The atmosphere at CERN was tense considering the project was sidetracked a year ago when someone spilled a Pepsi on three of the large quadcrystalline magnets, causing a chronotron particle leak in the antinucleonic turbine, resulting in hull plating buckling and degradation of the Illudium Q-36 Explosive Space Modulator.
It cost $40 million to repair the tetra-anion reaction discriminator and to align the core element of the FTL nanoprocessor with 25 bilateral kelilactirals. With 20 of those being slaved into the primary Heisenfram terminals, it was necessary to override the phase compensator to prevent a cascade failure in the warp core and also to order 3000 “No food or drink in this area” signs for the 17 mile tunnel.
Since its restart, the CERN collider has performed almost flawlessly (except for that fiasco when Greenland was destroyed in an antimatter blast) and given scientists valuable data, including the rate of emission of neutrinos generated by quantum filaments captured in a DTMFA nucleocentric containment matrix. Again, we assume this is a good thing.
These achievements quickly eclipsed the next largest accelerator — the Omegahedrom, a top secret United States military supercollider, located beneath a fake agricultural station 12.5 miles south east of Travers City, Michigan.

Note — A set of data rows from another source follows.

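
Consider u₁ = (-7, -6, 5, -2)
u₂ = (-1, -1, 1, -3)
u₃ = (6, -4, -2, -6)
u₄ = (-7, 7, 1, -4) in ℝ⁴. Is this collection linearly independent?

Place the vectors as rows of a 4×4 matrix and reduce to echelon form.
The reduction yields 4 nonzero rows, so the rank is 4.
Since rank = 4 (the number of vectors), the set is linearly independent.

linearly independent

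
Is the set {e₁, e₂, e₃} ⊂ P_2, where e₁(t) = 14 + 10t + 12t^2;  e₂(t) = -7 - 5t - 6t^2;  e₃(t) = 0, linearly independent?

Take coordinates with respect to the standard basis {1, t, t^2}.
One of the vectors is the zero vector, so the set is linearly dependent.

linearly dependent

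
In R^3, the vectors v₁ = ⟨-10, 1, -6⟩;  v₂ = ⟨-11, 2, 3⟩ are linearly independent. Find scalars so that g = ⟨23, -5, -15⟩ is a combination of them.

Since v₁, v₂ are independent, the coefficients expressing g are uniquely determined by a linear system.
The system has the unique solution (c₁, c₂) = (1, -3).

g = v₁ - 3v₂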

This writer confirmed through extensive research (Wikipedia) that the latest CERN experiment DID yield a Hartle-Hawking initial state, followed by a super-string landscape. Brane inflation was absent, but the ekpyrotic universe constant was clearly within super symmetry parameter. What this means, I have no clue, man. I mean, I got nothing.
Yesterday at CERN, two beams of protons began to speed at high energy (1.21 gigawatts) in opposite directions around the tunnel, which is the coldest place in the universe, at a couple of degrees above absolute zero, much like my ex-girlfriend Betty’s heart.
CERN used high-tech doodads and thingies to force the two beams to cross, creating a collisions and showers of particles that accidentally drilled into an electromagnetic pocket, releasing a catastrophically dangerous amount of electromagnetic energy.
“Experiments are collecting their first physics data — historic moment here!’’ a scientist tweeted on CERN’s official Twitter account, adding, “Lindsay Lohan sighted kissing Britney Spears at a gas station!”
“It’s working! We’ve done it!” shouted one scientist, just before power failed across the planet Earth and the ground began to shake as a black hole opened at the center of the planet. Moments, later, half of the Earth imploded.
However, a top CERN official said the four-thousand mile swath of destruction across the planet at the exact moment of the experiment is “pure coincidence,” and there is absolutely no evidence to connect the two events.
To end this story on a happy note, at least we don’t have to read about Lindsay Lohan or Brittney Spears anymore.